Tomados pela graça divina, podemos reconhecer nossos erros e limitações, bem como agradecer nossas virtudes que a força do Sagrado nos dá.
Deveríamos começar por praticar aquilo que ensinamos às crianças: não roubar, não matar, respeitar, amar a todos, justamente os Ensinamentos do Deus Criador.
As novas perspectivas são cada vez mais claras e dialogadas: rumamos para a compreensão de nossa relação interpessoal com os outros e com a natureza.

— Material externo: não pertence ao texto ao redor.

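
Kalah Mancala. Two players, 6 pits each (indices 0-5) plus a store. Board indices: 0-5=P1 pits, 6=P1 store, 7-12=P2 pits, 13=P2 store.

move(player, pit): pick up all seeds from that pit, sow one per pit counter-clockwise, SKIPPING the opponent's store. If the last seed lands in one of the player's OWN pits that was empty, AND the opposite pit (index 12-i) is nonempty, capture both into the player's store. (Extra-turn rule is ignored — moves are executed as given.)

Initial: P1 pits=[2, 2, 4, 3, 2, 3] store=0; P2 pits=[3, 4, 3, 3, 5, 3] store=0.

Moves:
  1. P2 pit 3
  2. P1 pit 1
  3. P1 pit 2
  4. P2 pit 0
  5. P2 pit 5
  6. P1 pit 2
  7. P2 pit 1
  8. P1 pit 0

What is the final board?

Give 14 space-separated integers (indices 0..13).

Move 1: P2 pit3 -> P1=[2,2,4,3,2,3](0) P2=[3,4,3,0,6,4](1)
Move 2: P1 pit1 -> P1=[2,0,5,4,2,3](0) P2=[3,4,3,0,6,4](1)
Move 3: P1 pit2 -> P1=[2,0,0,5,3,4](1) P2=[4,4,3,0,6,4](1)
Move 4: P2 pit0 -> P1=[2,0,0,5,3,4](1) P2=[0,5,4,1,7,4](1)
Move 5: P2 pit5 -> P1=[3,1,1,5,3,4](1) P2=[0,5,4,1,7,0](2)
Move 6: P1 pit2 -> P1=[3,1,0,6,3,4](1) P2=[0,5,4,1,7,0](2)
Move 7: P2 pit1 -> P1=[3,1,0,6,3,4](1) P2=[0,0,5,2,8,1](3)
Move 8: P1 pit0 -> P1=[0,2,1,7,3,4](1) P2=[0,0,5,2,8,1](3)

Answer: 0 2 1 7 3 4 1 0 0 5 2 8 1 3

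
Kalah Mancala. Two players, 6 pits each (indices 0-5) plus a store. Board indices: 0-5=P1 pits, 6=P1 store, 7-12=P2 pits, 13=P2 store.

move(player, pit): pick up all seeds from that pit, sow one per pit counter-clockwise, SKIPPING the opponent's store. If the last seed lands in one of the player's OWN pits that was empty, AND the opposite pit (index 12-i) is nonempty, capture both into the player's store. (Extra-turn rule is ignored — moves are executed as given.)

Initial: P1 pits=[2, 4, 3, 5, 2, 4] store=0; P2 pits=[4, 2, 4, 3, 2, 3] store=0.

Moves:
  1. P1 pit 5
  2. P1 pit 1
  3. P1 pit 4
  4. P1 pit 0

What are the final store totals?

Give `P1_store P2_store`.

Answer: 8 0

Derivation:
Move 1: P1 pit5 -> P1=[2,4,3,5,2,0](1) P2=[5,3,5,3,2,3](0)
Move 2: P1 pit1 -> P1=[2,0,4,6,3,0](7) P2=[0,3,5,3,2,3](0)
Move 3: P1 pit4 -> P1=[2,0,4,6,0,1](8) P2=[1,3,5,3,2,3](0)
Move 4: P1 pit0 -> P1=[0,1,5,6,0,1](8) P2=[1,3,5,3,2,3](0)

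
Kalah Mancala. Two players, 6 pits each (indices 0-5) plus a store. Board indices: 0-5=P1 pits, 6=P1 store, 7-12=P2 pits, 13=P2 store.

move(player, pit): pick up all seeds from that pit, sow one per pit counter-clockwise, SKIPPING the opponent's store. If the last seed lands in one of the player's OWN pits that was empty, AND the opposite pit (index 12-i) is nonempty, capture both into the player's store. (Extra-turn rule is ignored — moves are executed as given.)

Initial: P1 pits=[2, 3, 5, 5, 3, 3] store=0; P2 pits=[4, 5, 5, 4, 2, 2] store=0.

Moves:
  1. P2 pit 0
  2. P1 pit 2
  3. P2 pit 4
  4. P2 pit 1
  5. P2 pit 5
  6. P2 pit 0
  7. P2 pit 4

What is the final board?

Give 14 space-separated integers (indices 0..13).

Answer: 0 4 1 6 0 4 1 0 0 7 6 0 0 14

Derivation:
Move 1: P2 pit0 -> P1=[2,3,5,5,3,3](0) P2=[0,6,6,5,3,2](0)
Move 2: P1 pit2 -> P1=[2,3,0,6,4,4](1) P2=[1,6,6,5,3,2](0)
Move 3: P2 pit4 -> P1=[3,3,0,6,4,4](1) P2=[1,6,6,5,0,3](1)
Move 4: P2 pit1 -> P1=[4,3,0,6,4,4](1) P2=[1,0,7,6,1,4](2)
Move 5: P2 pit5 -> P1=[5,4,1,6,4,4](1) P2=[1,0,7,6,1,0](3)
Move 6: P2 pit0 -> P1=[5,4,1,6,0,4](1) P2=[0,0,7,6,1,0](8)
Move 7: P2 pit4 -> P1=[0,4,1,6,0,4](1) P2=[0,0,7,6,0,0](14)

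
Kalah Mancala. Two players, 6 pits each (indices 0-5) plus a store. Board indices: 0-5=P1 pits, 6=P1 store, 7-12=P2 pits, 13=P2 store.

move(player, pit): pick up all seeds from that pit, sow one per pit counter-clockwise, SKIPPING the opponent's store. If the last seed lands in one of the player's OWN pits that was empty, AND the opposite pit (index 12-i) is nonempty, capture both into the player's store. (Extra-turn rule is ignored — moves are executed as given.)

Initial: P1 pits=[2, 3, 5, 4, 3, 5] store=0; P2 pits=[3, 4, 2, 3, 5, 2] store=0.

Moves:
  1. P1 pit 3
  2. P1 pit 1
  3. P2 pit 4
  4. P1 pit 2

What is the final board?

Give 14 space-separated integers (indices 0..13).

Answer: 3 1 0 2 6 7 2 5 5 3 3 0 3 1

Derivation:
Move 1: P1 pit3 -> P1=[2,3,5,0,4,6](1) P2=[4,4,2,3,5,2](0)
Move 2: P1 pit1 -> P1=[2,0,6,1,5,6](1) P2=[4,4,2,3,5,2](0)
Move 3: P2 pit4 -> P1=[3,1,7,1,5,6](1) P2=[4,4,2,3,0,3](1)
Move 4: P1 pit2 -> P1=[3,1,0,2,6,7](2) P2=[5,5,3,3,0,3](1)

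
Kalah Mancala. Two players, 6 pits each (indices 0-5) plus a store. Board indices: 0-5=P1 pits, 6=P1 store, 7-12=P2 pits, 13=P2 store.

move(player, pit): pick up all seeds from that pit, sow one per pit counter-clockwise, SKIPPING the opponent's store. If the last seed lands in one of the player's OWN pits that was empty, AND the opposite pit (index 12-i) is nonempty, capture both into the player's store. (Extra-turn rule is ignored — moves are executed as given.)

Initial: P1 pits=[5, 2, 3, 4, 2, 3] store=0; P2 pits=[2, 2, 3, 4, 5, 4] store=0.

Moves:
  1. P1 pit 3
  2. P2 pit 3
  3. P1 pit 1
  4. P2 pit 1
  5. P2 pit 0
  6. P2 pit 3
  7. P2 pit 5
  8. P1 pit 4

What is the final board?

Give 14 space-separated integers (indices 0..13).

Move 1: P1 pit3 -> P1=[5,2,3,0,3,4](1) P2=[3,2,3,4,5,4](0)
Move 2: P2 pit3 -> P1=[6,2,3,0,3,4](1) P2=[3,2,3,0,6,5](1)
Move 3: P1 pit1 -> P1=[6,0,4,0,3,4](5) P2=[3,2,0,0,6,5](1)
Move 4: P2 pit1 -> P1=[6,0,0,0,3,4](5) P2=[3,0,1,0,6,5](6)
Move 5: P2 pit0 -> P1=[6,0,0,0,3,4](5) P2=[0,1,2,1,6,5](6)
Move 6: P2 pit3 -> P1=[6,0,0,0,3,4](5) P2=[0,1,2,0,7,5](6)
Move 7: P2 pit5 -> P1=[7,1,1,1,3,4](5) P2=[0,1,2,0,7,0](7)
Move 8: P1 pit4 -> P1=[7,1,1,1,0,5](6) P2=[1,1,2,0,7,0](7)

Answer: 7 1 1 1 0 5 6 1 1 2 0 7 0 7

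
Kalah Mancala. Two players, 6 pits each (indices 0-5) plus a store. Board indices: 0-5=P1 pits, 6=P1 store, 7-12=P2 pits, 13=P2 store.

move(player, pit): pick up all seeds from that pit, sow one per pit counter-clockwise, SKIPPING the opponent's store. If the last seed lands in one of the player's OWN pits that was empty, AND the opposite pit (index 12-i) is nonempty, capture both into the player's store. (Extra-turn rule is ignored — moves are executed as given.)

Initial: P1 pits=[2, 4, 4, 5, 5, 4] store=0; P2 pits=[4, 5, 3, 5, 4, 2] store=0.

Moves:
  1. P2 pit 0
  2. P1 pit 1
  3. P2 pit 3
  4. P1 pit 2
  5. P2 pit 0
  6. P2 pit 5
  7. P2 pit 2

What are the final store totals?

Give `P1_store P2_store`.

Move 1: P2 pit0 -> P1=[2,4,4,5,5,4](0) P2=[0,6,4,6,5,2](0)
Move 2: P1 pit1 -> P1=[2,0,5,6,6,5](0) P2=[0,6,4,6,5,2](0)
Move 3: P2 pit3 -> P1=[3,1,6,6,6,5](0) P2=[0,6,4,0,6,3](1)
Move 4: P1 pit2 -> P1=[3,1,0,7,7,6](1) P2=[1,7,4,0,6,3](1)
Move 5: P2 pit0 -> P1=[3,1,0,7,7,6](1) P2=[0,8,4,0,6,3](1)
Move 6: P2 pit5 -> P1=[4,2,0,7,7,6](1) P2=[0,8,4,0,6,0](2)
Move 7: P2 pit2 -> P1=[4,2,0,7,7,6](1) P2=[0,8,0,1,7,1](3)

Answer: 1 3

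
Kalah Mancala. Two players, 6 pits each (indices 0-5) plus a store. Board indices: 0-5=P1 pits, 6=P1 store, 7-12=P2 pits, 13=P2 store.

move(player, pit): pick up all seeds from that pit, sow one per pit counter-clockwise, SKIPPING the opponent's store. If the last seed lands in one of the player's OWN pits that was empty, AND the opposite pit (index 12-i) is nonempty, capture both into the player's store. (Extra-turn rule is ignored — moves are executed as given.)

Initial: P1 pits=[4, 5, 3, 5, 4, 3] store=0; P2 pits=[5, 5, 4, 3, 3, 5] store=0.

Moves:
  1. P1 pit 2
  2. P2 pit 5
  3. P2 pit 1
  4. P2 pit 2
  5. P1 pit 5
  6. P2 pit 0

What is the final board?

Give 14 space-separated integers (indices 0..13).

Move 1: P1 pit2 -> P1=[4,5,0,6,5,4](0) P2=[5,5,4,3,3,5](0)
Move 2: P2 pit5 -> P1=[5,6,1,7,5,4](0) P2=[5,5,4,3,3,0](1)
Move 3: P2 pit1 -> P1=[5,6,1,7,5,4](0) P2=[5,0,5,4,4,1](2)
Move 4: P2 pit2 -> P1=[6,6,1,7,5,4](0) P2=[5,0,0,5,5,2](3)
Move 5: P1 pit5 -> P1=[6,6,1,7,5,0](1) P2=[6,1,1,5,5,2](3)
Move 6: P2 pit0 -> P1=[6,6,1,7,5,0](1) P2=[0,2,2,6,6,3](4)

Answer: 6 6 1 7 5 0 1 0 2 2 6 6 3 4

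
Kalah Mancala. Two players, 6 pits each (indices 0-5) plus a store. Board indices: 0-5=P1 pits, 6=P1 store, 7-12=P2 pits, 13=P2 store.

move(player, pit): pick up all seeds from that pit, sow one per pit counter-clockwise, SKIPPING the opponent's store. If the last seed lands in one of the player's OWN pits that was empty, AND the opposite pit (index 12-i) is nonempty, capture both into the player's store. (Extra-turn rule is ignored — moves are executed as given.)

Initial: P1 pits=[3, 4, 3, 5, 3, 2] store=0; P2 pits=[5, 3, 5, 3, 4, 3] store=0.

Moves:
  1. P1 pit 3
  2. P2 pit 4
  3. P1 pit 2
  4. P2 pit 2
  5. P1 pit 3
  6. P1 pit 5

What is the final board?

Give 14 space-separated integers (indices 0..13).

Move 1: P1 pit3 -> P1=[3,4,3,0,4,3](1) P2=[6,4,5,3,4,3](0)
Move 2: P2 pit4 -> P1=[4,5,3,0,4,3](1) P2=[6,4,5,3,0,4](1)
Move 3: P1 pit2 -> P1=[4,5,0,1,5,4](1) P2=[6,4,5,3,0,4](1)
Move 4: P2 pit2 -> P1=[5,5,0,1,5,4](1) P2=[6,4,0,4,1,5](2)
Move 5: P1 pit3 -> P1=[5,5,0,0,6,4](1) P2=[6,4,0,4,1,5](2)
Move 6: P1 pit5 -> P1=[5,5,0,0,6,0](2) P2=[7,5,1,4,1,5](2)

Answer: 5 5 0 0 6 0 2 7 5 1 4 1 5 2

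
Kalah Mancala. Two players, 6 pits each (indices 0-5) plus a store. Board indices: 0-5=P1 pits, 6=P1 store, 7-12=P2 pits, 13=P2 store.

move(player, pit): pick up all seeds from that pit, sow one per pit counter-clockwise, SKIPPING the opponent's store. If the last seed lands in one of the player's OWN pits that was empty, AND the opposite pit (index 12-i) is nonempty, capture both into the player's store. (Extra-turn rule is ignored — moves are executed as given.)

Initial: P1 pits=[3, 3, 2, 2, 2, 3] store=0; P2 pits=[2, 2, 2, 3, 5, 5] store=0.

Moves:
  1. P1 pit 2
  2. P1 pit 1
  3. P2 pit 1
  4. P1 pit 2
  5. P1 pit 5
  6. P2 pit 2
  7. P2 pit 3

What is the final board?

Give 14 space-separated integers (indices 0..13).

Answer: 4 1 0 5 4 0 1 3 1 0 0 7 7 1

Derivation:
Move 1: P1 pit2 -> P1=[3,3,0,3,3,3](0) P2=[2,2,2,3,5,5](0)
Move 2: P1 pit1 -> P1=[3,0,1,4,4,3](0) P2=[2,2,2,3,5,5](0)
Move 3: P2 pit1 -> P1=[3,0,1,4,4,3](0) P2=[2,0,3,4,5,5](0)
Move 4: P1 pit2 -> P1=[3,0,0,5,4,3](0) P2=[2,0,3,4,5,5](0)
Move 5: P1 pit5 -> P1=[3,0,0,5,4,0](1) P2=[3,1,3,4,5,5](0)
Move 6: P2 pit2 -> P1=[3,0,0,5,4,0](1) P2=[3,1,0,5,6,6](0)
Move 7: P2 pit3 -> P1=[4,1,0,5,4,0](1) P2=[3,1,0,0,7,7](1)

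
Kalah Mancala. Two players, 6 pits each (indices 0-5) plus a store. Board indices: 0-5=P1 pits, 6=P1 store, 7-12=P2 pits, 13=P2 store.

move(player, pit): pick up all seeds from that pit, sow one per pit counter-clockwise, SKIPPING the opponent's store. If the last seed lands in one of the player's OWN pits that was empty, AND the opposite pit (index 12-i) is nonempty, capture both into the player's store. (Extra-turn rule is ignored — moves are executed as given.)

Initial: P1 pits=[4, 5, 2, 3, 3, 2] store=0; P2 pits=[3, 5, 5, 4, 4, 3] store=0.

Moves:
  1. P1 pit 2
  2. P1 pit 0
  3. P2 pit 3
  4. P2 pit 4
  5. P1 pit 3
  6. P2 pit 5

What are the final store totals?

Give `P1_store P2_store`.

Move 1: P1 pit2 -> P1=[4,5,0,4,4,2](0) P2=[3,5,5,4,4,3](0)
Move 2: P1 pit0 -> P1=[0,6,1,5,5,2](0) P2=[3,5,5,4,4,3](0)
Move 3: P2 pit3 -> P1=[1,6,1,5,5,2](0) P2=[3,5,5,0,5,4](1)
Move 4: P2 pit4 -> P1=[2,7,2,5,5,2](0) P2=[3,5,5,0,0,5](2)
Move 5: P1 pit3 -> P1=[2,7,2,0,6,3](1) P2=[4,6,5,0,0,5](2)
Move 6: P2 pit5 -> P1=[3,8,3,1,6,3](1) P2=[4,6,5,0,0,0](3)

Answer: 1 3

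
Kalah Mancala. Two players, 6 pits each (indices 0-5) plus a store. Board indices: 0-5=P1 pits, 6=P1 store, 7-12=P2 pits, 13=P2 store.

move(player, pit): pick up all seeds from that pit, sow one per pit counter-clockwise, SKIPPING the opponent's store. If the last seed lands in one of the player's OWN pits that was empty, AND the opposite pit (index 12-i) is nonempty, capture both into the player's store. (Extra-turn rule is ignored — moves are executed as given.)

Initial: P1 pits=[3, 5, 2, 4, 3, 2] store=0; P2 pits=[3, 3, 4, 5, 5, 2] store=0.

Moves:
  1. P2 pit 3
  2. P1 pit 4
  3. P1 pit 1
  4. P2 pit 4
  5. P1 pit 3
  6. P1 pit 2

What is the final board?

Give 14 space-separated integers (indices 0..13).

Answer: 5 1 0 1 3 6 4 6 4 5 0 0 4 2

Derivation:
Move 1: P2 pit3 -> P1=[4,6,2,4,3,2](0) P2=[3,3,4,0,6,3](1)
Move 2: P1 pit4 -> P1=[4,6,2,4,0,3](1) P2=[4,3,4,0,6,3](1)
Move 3: P1 pit1 -> P1=[4,0,3,5,1,4](2) P2=[5,3,4,0,6,3](1)
Move 4: P2 pit4 -> P1=[5,1,4,6,1,4](2) P2=[5,3,4,0,0,4](2)
Move 5: P1 pit3 -> P1=[5,1,4,0,2,5](3) P2=[6,4,5,0,0,4](2)
Move 6: P1 pit2 -> P1=[5,1,0,1,3,6](4) P2=[6,4,5,0,0,4](2)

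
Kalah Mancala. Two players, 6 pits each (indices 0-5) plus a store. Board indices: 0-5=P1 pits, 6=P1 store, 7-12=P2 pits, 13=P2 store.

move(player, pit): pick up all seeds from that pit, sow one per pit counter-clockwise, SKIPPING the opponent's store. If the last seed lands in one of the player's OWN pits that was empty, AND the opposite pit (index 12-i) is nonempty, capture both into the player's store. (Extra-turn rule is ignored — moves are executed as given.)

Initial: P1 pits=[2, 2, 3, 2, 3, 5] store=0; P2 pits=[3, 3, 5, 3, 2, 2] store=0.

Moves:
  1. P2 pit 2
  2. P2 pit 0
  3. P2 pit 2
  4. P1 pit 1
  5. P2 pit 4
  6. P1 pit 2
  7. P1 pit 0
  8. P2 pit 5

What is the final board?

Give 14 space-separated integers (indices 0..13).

Answer: 1 2 2 5 5 6 1 0 4 0 6 0 0 3

Derivation:
Move 1: P2 pit2 -> P1=[3,2,3,2,3,5](0) P2=[3,3,0,4,3,3](1)
Move 2: P2 pit0 -> P1=[3,2,3,2,3,5](0) P2=[0,4,1,5,3,3](1)
Move 3: P2 pit2 -> P1=[3,2,3,2,3,5](0) P2=[0,4,0,6,3,3](1)
Move 4: P1 pit1 -> P1=[3,0,4,3,3,5](0) P2=[0,4,0,6,3,3](1)
Move 5: P2 pit4 -> P1=[4,0,4,3,3,5](0) P2=[0,4,0,6,0,4](2)
Move 6: P1 pit2 -> P1=[4,0,0,4,4,6](1) P2=[0,4,0,6,0,4](2)
Move 7: P1 pit0 -> P1=[0,1,1,5,5,6](1) P2=[0,4,0,6,0,4](2)
Move 8: P2 pit5 -> P1=[1,2,2,5,5,6](1) P2=[0,4,0,6,0,0](3)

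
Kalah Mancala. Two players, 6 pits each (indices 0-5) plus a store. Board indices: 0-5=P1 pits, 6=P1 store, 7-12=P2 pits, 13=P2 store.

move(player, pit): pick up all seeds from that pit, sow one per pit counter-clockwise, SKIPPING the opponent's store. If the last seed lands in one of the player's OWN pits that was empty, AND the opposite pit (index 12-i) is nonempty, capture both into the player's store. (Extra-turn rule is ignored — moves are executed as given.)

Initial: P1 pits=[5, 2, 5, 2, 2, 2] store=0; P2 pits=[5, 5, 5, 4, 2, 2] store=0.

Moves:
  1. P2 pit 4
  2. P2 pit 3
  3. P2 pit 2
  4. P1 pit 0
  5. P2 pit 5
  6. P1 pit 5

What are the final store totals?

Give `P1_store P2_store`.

Answer: 2 4

Derivation:
Move 1: P2 pit4 -> P1=[5,2,5,2,2,2](0) P2=[5,5,5,4,0,3](1)
Move 2: P2 pit3 -> P1=[6,2,5,2,2,2](0) P2=[5,5,5,0,1,4](2)
Move 3: P2 pit2 -> P1=[7,2,5,2,2,2](0) P2=[5,5,0,1,2,5](3)
Move 4: P1 pit0 -> P1=[0,3,6,3,3,3](1) P2=[6,5,0,1,2,5](3)
Move 5: P2 pit5 -> P1=[1,4,7,4,3,3](1) P2=[6,5,0,1,2,0](4)
Move 6: P1 pit5 -> P1=[1,4,7,4,3,0](2) P2=[7,6,0,1,2,0](4)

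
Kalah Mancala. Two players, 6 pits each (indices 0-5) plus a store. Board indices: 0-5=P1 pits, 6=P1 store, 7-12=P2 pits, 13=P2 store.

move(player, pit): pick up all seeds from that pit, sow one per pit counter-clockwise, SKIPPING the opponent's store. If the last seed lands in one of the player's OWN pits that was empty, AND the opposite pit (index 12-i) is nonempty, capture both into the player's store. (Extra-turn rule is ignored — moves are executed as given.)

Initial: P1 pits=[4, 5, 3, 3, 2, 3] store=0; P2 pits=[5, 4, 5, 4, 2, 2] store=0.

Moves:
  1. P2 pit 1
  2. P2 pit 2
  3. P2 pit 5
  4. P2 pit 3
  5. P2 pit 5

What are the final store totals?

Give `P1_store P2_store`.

Move 1: P2 pit1 -> P1=[4,5,3,3,2,3](0) P2=[5,0,6,5,3,3](0)
Move 2: P2 pit2 -> P1=[5,6,3,3,2,3](0) P2=[5,0,0,6,4,4](1)
Move 3: P2 pit5 -> P1=[6,7,4,3,2,3](0) P2=[5,0,0,6,4,0](2)
Move 4: P2 pit3 -> P1=[7,8,5,3,2,3](0) P2=[5,0,0,0,5,1](3)
Move 5: P2 pit5 -> P1=[7,8,5,3,2,3](0) P2=[5,0,0,0,5,0](4)

Answer: 0 4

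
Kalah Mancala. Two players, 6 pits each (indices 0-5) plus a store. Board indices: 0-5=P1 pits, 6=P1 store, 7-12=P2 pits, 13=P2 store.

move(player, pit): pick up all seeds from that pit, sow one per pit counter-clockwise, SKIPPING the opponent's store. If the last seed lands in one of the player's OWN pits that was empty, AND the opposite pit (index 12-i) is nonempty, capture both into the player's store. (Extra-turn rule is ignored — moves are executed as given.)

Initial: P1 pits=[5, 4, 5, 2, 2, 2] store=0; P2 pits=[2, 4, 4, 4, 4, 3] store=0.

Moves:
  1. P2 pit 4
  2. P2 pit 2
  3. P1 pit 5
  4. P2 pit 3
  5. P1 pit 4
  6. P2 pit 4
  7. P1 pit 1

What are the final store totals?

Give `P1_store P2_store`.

Answer: 3 4

Derivation:
Move 1: P2 pit4 -> P1=[6,5,5,2,2,2](0) P2=[2,4,4,4,0,4](1)
Move 2: P2 pit2 -> P1=[6,5,5,2,2,2](0) P2=[2,4,0,5,1,5](2)
Move 3: P1 pit5 -> P1=[6,5,5,2,2,0](1) P2=[3,4,0,5,1,5](2)
Move 4: P2 pit3 -> P1=[7,6,5,2,2,0](1) P2=[3,4,0,0,2,6](3)
Move 5: P1 pit4 -> P1=[7,6,5,2,0,1](2) P2=[3,4,0,0,2,6](3)
Move 6: P2 pit4 -> P1=[7,6,5,2,0,1](2) P2=[3,4,0,0,0,7](4)
Move 7: P1 pit1 -> P1=[7,0,6,3,1,2](3) P2=[4,4,0,0,0,7](4)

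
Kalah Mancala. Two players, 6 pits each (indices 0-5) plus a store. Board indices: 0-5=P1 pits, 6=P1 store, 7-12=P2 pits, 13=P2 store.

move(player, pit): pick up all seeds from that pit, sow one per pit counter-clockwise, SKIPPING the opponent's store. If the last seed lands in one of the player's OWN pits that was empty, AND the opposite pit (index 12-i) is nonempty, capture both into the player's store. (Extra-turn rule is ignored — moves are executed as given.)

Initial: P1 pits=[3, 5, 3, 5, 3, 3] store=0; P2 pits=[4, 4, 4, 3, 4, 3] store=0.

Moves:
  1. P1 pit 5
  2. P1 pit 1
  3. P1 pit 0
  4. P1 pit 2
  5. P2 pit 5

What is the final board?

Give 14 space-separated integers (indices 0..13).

Answer: 1 2 0 8 5 2 3 6 5 4 3 4 0 1

Derivation:
Move 1: P1 pit5 -> P1=[3,5,3,5,3,0](1) P2=[5,5,4,3,4,3](0)
Move 2: P1 pit1 -> P1=[3,0,4,6,4,1](2) P2=[5,5,4,3,4,3](0)
Move 3: P1 pit0 -> P1=[0,1,5,7,4,1](2) P2=[5,5,4,3,4,3](0)
Move 4: P1 pit2 -> P1=[0,1,0,8,5,2](3) P2=[6,5,4,3,4,3](0)
Move 5: P2 pit5 -> P1=[1,2,0,8,5,2](3) P2=[6,5,4,3,4,0](1)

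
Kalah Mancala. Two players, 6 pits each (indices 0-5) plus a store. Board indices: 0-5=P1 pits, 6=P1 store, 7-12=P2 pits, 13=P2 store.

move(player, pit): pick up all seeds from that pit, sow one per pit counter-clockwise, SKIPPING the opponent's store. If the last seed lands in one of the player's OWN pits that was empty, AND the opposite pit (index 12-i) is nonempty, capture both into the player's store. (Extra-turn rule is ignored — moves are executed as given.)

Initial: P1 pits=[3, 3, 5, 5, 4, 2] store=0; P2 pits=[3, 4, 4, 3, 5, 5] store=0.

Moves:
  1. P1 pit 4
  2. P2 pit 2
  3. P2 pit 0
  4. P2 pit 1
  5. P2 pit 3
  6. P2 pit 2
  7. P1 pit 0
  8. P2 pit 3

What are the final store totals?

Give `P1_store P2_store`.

Answer: 1 3

Derivation:
Move 1: P1 pit4 -> P1=[3,3,5,5,0,3](1) P2=[4,5,4,3,5,5](0)
Move 2: P2 pit2 -> P1=[3,3,5,5,0,3](1) P2=[4,5,0,4,6,6](1)
Move 3: P2 pit0 -> P1=[3,3,5,5,0,3](1) P2=[0,6,1,5,7,6](1)
Move 4: P2 pit1 -> P1=[4,3,5,5,0,3](1) P2=[0,0,2,6,8,7](2)
Move 5: P2 pit3 -> P1=[5,4,6,5,0,3](1) P2=[0,0,2,0,9,8](3)
Move 6: P2 pit2 -> P1=[5,4,6,5,0,3](1) P2=[0,0,0,1,10,8](3)
Move 7: P1 pit0 -> P1=[0,5,7,6,1,4](1) P2=[0,0,0,1,10,8](3)
Move 8: P2 pit3 -> P1=[0,5,7,6,1,4](1) P2=[0,0,0,0,11,8](3)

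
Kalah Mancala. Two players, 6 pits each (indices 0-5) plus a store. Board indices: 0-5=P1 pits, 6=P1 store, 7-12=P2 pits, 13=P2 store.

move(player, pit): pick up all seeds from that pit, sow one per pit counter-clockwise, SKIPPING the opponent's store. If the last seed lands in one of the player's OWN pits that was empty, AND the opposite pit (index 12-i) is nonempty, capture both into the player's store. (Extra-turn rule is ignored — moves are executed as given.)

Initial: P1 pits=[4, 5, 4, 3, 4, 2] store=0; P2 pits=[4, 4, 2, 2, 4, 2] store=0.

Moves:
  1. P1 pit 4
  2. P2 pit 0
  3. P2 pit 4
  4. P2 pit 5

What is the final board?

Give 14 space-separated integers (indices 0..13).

Answer: 6 7 6 3 0 3 1 0 6 3 3 0 0 2

Derivation:
Move 1: P1 pit4 -> P1=[4,5,4,3,0,3](1) P2=[5,5,2,2,4,2](0)
Move 2: P2 pit0 -> P1=[4,5,4,3,0,3](1) P2=[0,6,3,3,5,3](0)
Move 3: P2 pit4 -> P1=[5,6,5,3,0,3](1) P2=[0,6,3,3,0,4](1)
Move 4: P2 pit5 -> P1=[6,7,6,3,0,3](1) P2=[0,6,3,3,0,0](2)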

Esse o caminho para refazer valores, abandonando o lucro desenfreado, o egoísmo e a cobiça/avareza para abraçar o cuidado, o saber, o diálogo. Há tempo ainda para entrarmos no Terceiro Milênio.
Nele poderemos construir o que sempre tivemos como meta: paz, amor, saúde, união, alegria e prosperidade.
Só há sentido em ser rico para gastar contra a fome e a pobreza. Liberdade, igualdade e fraternidade terão lugar garantido no nosso destino: melhorarmos.